Si Provepharm cherche à diversifier son portefeuille, il n’abandonne pas pour autant le bleu de méthylène. Après l’empoisonnement du sang, il pourrait servir à traiter d’autres maladies comme par exemple le paludisme. Au début du mois, un comité d’expert réunissant des médecins spécialistes des forces armées du monde entier et Provepharm s’est réuni pour étudier les meilleures pistes thérapeutiques pour le bleu de méthylène, seul ou en combinaison avec d’autres médicaments. La maladie fait encore 500 000 morts par dans les zones tropicales et le défi nécessite d’importantes sommes d’argent pour réaliser les études cliniques pour aboutir à un traitement efficace. « Pour ce sujet, il ne s’agit pas de faire du business. Nous souhaitons développer une solution disponible pour un euros par jour dans les pays en voie de développement les plus touchés », explique Michel Féraud. Le patron doit maintenant trouver des partenaires pour financer le projet. Dans le courant du mois d’octobre, il se rendra aux Etats-Unis pour notamment rencontrer les responsables de la fondation Bill Gates et les convaincre d’apporter leur soutien sonnant et trébuchant. Evidemment, Provepharm travaille sur d’autres indications pour son bleu de méthylène qui lui permettront de booster son chiffre d’affaires mais encore une fois, « on préfère ne rien dire pour le moment », élude Michel Féraud.

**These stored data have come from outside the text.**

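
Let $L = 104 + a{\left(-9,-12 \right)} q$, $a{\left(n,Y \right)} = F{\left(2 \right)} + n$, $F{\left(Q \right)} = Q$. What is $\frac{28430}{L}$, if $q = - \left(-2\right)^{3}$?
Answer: $\frac{14215}{24} \approx 592.29$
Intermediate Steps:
$a{\left(n,Y \right)} = 2 + n$
$q = 8$ ($q = \left(-1\right) \left(-8\right) = 8$)
$L = 48$ ($L = 104 + \left(2 - 9\right) 8 = 104 - 56 = 48$)
$\frac{28430}{L} = \frac{28430}{48} = 28430 \cdot \frac{1}{48} = \frac{14215}{24}$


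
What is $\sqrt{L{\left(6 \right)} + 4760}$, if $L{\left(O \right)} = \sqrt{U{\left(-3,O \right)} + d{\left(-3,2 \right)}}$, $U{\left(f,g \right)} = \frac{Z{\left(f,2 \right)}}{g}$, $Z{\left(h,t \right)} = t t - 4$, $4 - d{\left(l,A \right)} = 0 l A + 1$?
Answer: $\sqrt{4760 + \sqrt{3}} \approx 69.005$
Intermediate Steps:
$d{\left(l,A \right)} = 3$ ($d{\left(l,A \right)} = 4 - \left(0 l A + 1\right) = 4 - \left(0 A + 1\right) = 4 - \left(0 + 1\right) = 4 - 1 = 3$)
$Z{\left(h,t \right)} = -4 + t^{2}$ ($Z{\left(h,t \right)} = t^{2} - 4 = -4 + t^{2}$)
$U{\left(f,g \right)} = 0$ ($U{\left(f,g \right)} = \frac{-4 + 2^{2}}{g} = \frac{-4 + 4}{g} = \frac{0}{g} = 0$)
$L{\left(O \right)} = \sqrt{3}$ ($L{\left(O \right)} = \sqrt{0 + 3} = \sqrt{3}$)
$\sqrt{L{\left(6 \right)} + 4760} = \sqrt{\sqrt{3} + 4760} = \sqrt{4760 + \sqrt{3}}$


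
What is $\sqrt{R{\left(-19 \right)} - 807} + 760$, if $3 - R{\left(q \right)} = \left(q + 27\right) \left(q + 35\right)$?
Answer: $760 + 2 i \sqrt{233} \approx 760.0 + 30.529 i$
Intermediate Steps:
$R{\left(q \right)} = 3 - \left(27 + q\right) \left(35 + q\right)$ ($R{\left(q \right)} = 3 - \left(q + 27\right) \left(q + 35\right) = 3 - \left(27 + q\right) \left(35 + q\right)$)
$\sqrt{R{\left(-19 \right)} - 807} + 760 = \sqrt{\left(-942 - \left(-19\right)^{2} - -1178\right) - 807} + 760 = \sqrt{\left(-942 - 361 + 1178\right) - 807} + 760 = \sqrt{-125 - 807} + 760 = \sqrt{-932} + 760 = 2 i \sqrt{233} + 760 = 760 + 2 i \sqrt{233}$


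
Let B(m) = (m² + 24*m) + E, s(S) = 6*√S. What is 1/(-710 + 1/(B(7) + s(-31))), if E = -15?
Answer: 2*(-3*√31 + 101*I)/(-143419*I + 4260*√31) ≈ -0.0014085 + 1.5809e-9*I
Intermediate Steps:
B(m) = -15 + m² + 24*m (B(m) = (m² + 24*m) - 15 = -15 + m² + 24*m)
1/(-710 + 1/(B(7) + s(-31))) = 1/(-710 + 1/((-15 + 7² + 24*7) + 6*√(-31))) = 1/(-710 + 1/((-15 + 49 + 168) + 6*(I*√31))) = 1/(-710 + 1/(202 + 6*I*√31))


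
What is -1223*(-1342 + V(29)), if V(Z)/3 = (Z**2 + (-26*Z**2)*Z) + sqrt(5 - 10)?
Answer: 2325119903 - 3669*I*sqrt(5) ≈ 2.3251e+9 - 8204.1*I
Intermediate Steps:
V(Z) = -78*Z**3 + 3*Z**2 + 3*I*sqrt(5) (V(Z) = 3*((Z**2 + (-26*Z**2)*Z) + sqrt(5 - 10)) = 3*((Z**2 - 26*Z**3) + sqrt(-5)) = 3*((Z**2 - 26*Z**3) + I*sqrt(5)) = 3*(Z**2 - 26*Z**3 + I*sqrt(5)) = -78*Z**3 + 3*Z**2 + 3*I*sqrt(5))
-1223*(-1342 + V(29)) = -1223*(-1342 + (-78*29**3 + 3*29**2 + 3*I*sqrt(5))) = -1223*(-1342 + (-78*24389 + 3*841 + 3*I*sqrt(5))) = -1223*(-1342 + (-1902342 + 2523 + 3*I*sqrt(5))) = -1223*(-1342 + (-1899819 + 3*I*sqrt(5))) = -1223*(-1901161 + 3*I*sqrt(5)) = 2325119903 - 3669*I*sqrt(5)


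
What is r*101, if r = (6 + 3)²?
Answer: 8181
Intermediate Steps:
r = 81 (r = 9² = 81)
r*101 = 81*101 = 8181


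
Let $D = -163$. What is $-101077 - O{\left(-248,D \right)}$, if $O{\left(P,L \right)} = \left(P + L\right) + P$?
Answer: $-100418$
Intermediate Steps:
$O{\left(P,L \right)} = L + 2 P$ ($O{\left(P,L \right)} = \left(L + P\right) + P = L + 2 P$)
$-101077 - O{\left(-248,D \right)} = -101077 - \left(-163 + 2 \left(-248\right)\right) = -101077 - \left(-163 - 496\right) = -101077 - -659 = -101077 + 659 = -100418$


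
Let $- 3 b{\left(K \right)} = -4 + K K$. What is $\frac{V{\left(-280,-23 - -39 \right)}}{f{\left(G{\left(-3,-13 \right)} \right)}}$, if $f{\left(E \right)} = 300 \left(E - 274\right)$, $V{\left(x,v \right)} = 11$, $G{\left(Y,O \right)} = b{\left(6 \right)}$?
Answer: $- \frac{11}{85400} \approx -0.00012881$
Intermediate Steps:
$b{\left(K \right)} = \frac{4}{3} - \frac{K^{2}}{3}$ ($b{\left(K \right)} = - \frac{-4 + K K}{3} = - \frac{-4 + K^{2}}{3} = \frac{4}{3} - \frac{K^{2}}{3}$)
$G{\left(Y,O \right)} = - \frac{32}{3}$ ($G{\left(Y,O \right)} = \frac{4}{3} - \frac{6^{2}}{3} = \frac{4}{3} - 12 = - \frac{32}{3}$)
$f{\left(E \right)} = -82200 + 300 E$ ($f{\left(E \right)} = 300 \left(-274 + E\right) = -82200 + 300 E$)
$\frac{V{\left(-280,-23 - -39 \right)}}{f{\left(G{\left(-3,-13 \right)} \right)}} = \frac{11}{-82200 + 300 \left(- \frac{32}{3}\right)} = \frac{11}{-82200 - 3200} = \frac{11}{-85400} = 11 \left(- \frac{1}{85400}\right) = - \frac{11}{85400}$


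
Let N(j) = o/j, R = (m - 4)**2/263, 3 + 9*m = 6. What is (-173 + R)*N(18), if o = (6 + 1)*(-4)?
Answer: 5731180/21303 ≈ 269.03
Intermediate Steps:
m = 1/3 (m = -1/3 + (1/9)*6 = -1/3 + 2/3 = 1/3 ≈ 0.33333)
R = 121/2367 (R = (1/3 - 4)**2/263 = (-11/3)**2*(1/263) = (121/9)*(1/263) = 121/2367 ≈ 0.051120)
o = -28 (o = 7*(-4) = -28)
N(j) = -28/j
(-173 + R)*N(18) = (-173 + 121/2367)*(-28/18) = -(-11462360)/(2367*18) = -409370/2367*(-14/9) = 5731180/21303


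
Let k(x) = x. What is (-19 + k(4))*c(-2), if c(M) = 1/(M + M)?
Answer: 15/4 ≈ 3.7500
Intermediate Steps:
c(M) = 1/(2*M)
(-19 + k(4))*c(-2) = (-19 + 4)*((1/2)/(-2)) = -15*(-1)/(2*2) = -15*(-1/4) = 15/4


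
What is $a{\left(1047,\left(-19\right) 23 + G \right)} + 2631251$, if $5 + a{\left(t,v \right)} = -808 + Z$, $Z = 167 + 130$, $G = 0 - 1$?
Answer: $2630735$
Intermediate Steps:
$G = -1$
$Z = 297$
$a{\left(t,v \right)} = -516$ ($a{\left(t,v \right)} = -5 + \left(-808 + 297\right) = -5 - 511 = -516$)
$a{\left(1047,\left(-19\right) 23 + G \right)} + 2631251 = -516 + 2631251 = 2630735$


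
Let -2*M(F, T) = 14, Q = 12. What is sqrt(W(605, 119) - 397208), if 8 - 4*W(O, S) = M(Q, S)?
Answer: I*sqrt(1588817)/2 ≈ 630.24*I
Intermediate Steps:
M(F, T) = -7 (M(F, T) = -1/2*14 = -7)
W(O, S) = 15/4 (W(O, S) = 2 - 1/4*(-7) = 2 + 7/4 = 15/4)
sqrt(W(605, 119) - 397208) = sqrt(15/4 - 397208) = sqrt(-1588817/4) = I*sqrt(1588817)/2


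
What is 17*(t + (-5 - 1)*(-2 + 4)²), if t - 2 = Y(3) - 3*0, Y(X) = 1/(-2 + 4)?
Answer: -731/2 ≈ -365.50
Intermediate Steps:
Y(X) = ½ (Y(X) = 1/2 = ½)
t = 5/2 (t = 2 + (½ - 3*0) = 2 + (½ + 0) = 2 + ½ = 5/2 ≈ 2.5000)
17*(t + (-5 - 1)*(-2 + 4)²) = 17*(5/2 + (-5 - 1)*(-2 + 4)²) = 17*(5/2 - 6*2²) = 17*(5/2 - 6*4) = 17*(5/2 - 24) = 17*(-43/2) = -731/2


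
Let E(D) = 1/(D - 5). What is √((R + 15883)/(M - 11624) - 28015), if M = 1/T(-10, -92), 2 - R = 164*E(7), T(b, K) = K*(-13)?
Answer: I*√5414834673058002699/13902303 ≈ 167.38*I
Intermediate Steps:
E(D) = 1/(-5 + D)
T(b, K) = -13*K
R = -80 (R = 2 - 164/(-5 + 7) = 2 - 164/2 = 2 - 1*82 = 2 - 82 = -80)
M = 1/1196 (M = 1/(-13*(-92)) = 1/1196 ≈ 0.00083612)
√((R + 15883)/(M - 11624) - 28015) = √((-80 + 15883)/(1/1196 - 11624) - 28015) = √(15803/(-13902303/1196) - 28015) = √(15803*(-1196/13902303) - 28015) = √(-18900388/13902303 - 28015) = √(-389491918933/13902303) = I*√5414834673058002699/13902303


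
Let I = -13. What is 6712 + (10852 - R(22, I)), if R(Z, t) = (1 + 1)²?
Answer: 17560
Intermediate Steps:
R(Z, t) = 4 (R(Z, t) = 2² = 4)
6712 + (10852 - R(22, I)) = 6712 + (10852 - 1*4) = 6712 + (10852 - 4) = 6712 + 10848 = 17560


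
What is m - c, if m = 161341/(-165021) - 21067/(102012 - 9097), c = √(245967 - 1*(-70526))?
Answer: -18467496422/15332926215 - √316493 ≈ -563.78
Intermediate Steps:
c = √316493 (c = √(245967 + 70526) = √316493 ≈ 562.58)
m = -18467496422/15332926215 (m = 161341*(-1/165021) - 21067/92915 = -161341/165021 - 21067*1/92915 = -161341/165021 - 21067/92915 = -18467496422/15332926215 ≈ -1.2044)
m - c = -18467496422/15332926215 - √316493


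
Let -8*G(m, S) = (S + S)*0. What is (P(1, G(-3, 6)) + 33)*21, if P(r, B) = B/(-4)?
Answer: 693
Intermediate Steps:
G(m, S) = 0 (G(m, S) = -(S + S)*0/8 = -2*S*0/8 = -⅛*0 = 0)
P(r, B) = -B/4 (P(r, B) = B*(-¼) = -B/4)
(P(1, G(-3, 6)) + 33)*21 = (-¼*0 + 33)*21 = (0 + 33)*21 = 33*21 = 693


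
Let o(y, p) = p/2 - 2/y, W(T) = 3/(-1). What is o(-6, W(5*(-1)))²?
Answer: 49/36 ≈ 1.3611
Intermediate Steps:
W(T) = -3 (W(T) = 3*(-1) = -3)
o(y, p) = p/2 - 2/y (o(y, p) = p*(½) - 2/y = p/2 - 2/y)
o(-6, W(5*(-1)))² = ((½)*(-3) - 2/(-6))² = (-3/2 - 2*(-⅙))² = (-3/2 + ⅓)² = (-7/6)² = 49/36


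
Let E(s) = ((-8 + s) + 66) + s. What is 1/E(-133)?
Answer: -1/208 ≈ -0.0048077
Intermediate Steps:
E(s) = 58 + 2*s (E(s) = (58 + s) + s = 58 + 2*s)
1/E(-133) = 1/(58 + 2*(-133)) = 1/(58 - 266) = 1/(-208) = -1/208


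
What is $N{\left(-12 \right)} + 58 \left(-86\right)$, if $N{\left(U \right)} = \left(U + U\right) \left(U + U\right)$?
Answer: $-4412$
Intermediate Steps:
$N{\left(U \right)} = 4 U^{2}$ ($N{\left(U \right)} = 2 U 2 U = 4 U^{2}$)
$N{\left(-12 \right)} + 58 \left(-86\right) = 4 \left(-12\right)^{2} + 58 \left(-86\right) = 4 \cdot 144 - 4988 = 576 - 4988 = -4412$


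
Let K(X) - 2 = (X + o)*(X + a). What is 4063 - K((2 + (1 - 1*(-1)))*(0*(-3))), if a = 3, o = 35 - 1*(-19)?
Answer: 3899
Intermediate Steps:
o = 54 (o = 35 + 19 = 54)
K(X) = 2 + (3 + X)*(54 + X) (K(X) = 2 + (X + 54)*(X + 3) = 2 + (54 + X)*(3 + X) = 2 + (3 + X)*(54 + X))
4063 - K((2 + (1 - 1*(-1)))*(0*(-3))) = 4063 - (164 + ((2 + (1 - 1*(-1)))*(0*(-3)))**2 + 57*((2 + (1 - 1*(-1)))*(0*(-3)))) = 4063 - (164 + ((2 + (1 + 1))*0)**2 + 57*((2 + (1 + 1))*0)) = 4063 - (164 + ((2 + 2)*0)**2 + 57*((2 + 2)*0)) = 4063 - (164 + (4*0)**2 + 57*(4*0)) = 4063 - (164 + 0**2 + 57*0) = 4063 - (164 + 0 + 0) = 4063 - 1*164 = 4063 - 164 = 3899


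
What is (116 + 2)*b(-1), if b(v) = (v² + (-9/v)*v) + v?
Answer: -1062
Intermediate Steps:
b(v) = -9 + v + v² (b(v) = (v² - 9) + v = (-9 + v²) + v = -9 + v + v²)
(116 + 2)*b(-1) = (116 + 2)*(-9 - 1 + (-1)²) = 118*(-9 - 1 + 1) = 118*(-9) = -1062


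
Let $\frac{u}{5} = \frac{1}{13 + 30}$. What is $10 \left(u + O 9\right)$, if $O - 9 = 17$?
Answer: $\frac{100670}{43} \approx 2341.2$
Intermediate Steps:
$O = 26$ ($O = 9 + 17 = 26$)
$u = \frac{5}{43}$ ($u = \frac{5}{13 + 30} = \frac{5}{43} \approx 0.11628$)
$10 \left(u + O 9\right) = 10 \left(\frac{5}{43} + 26 \cdot 9\right) = 10 \left(\frac{5}{43} + 234\right) = 10 \cdot \frac{10067}{43} = \frac{100670}{43}$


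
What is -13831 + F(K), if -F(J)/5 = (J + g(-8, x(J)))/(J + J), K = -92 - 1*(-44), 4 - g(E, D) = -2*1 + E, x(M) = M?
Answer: -663973/48 ≈ -13833.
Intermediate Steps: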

L’Amérique latine, un marché à conquérir
En 2018, Provepharm a réalisé un chiffre d’affaires de 38 millions d’euros dont les deux-tiers aux Etats-Unis, son principal marché : « Les prix y sont plus libres qu’en Europe, on y réalise donc des chiffres plus importants », précise Pierre-Yves Leroy, le directeur industriel de l’entreprise. Elle y a d’ailleurs créé une filiale à Philadelphie pour être au plus près des autorités réglementaires, la Food and Drug Administration. Au total, Provepharm vend ses produits dans 30 pays du monde : Europe, Japon, Australie… mais compte bien étendre un peu plus son terrain de jeu. Elle a ainsi des ambitions sur l’Asie mais « c’est un marché compliqué à pénétrer. Il ne faut pas se précipiter », tempère Michel Féraud. L’Inde est également sur la liste des pays à conquérir mais les candidats les plus prometteurs « sont l’Amérique du Sud et le Mexique », annonce Michel Féraud. L’an prochain, Provepharm devrait stabiliser son activité autour de 40 millions d’euros sauf si il concrétise une des opérations de croissance externe envisagées.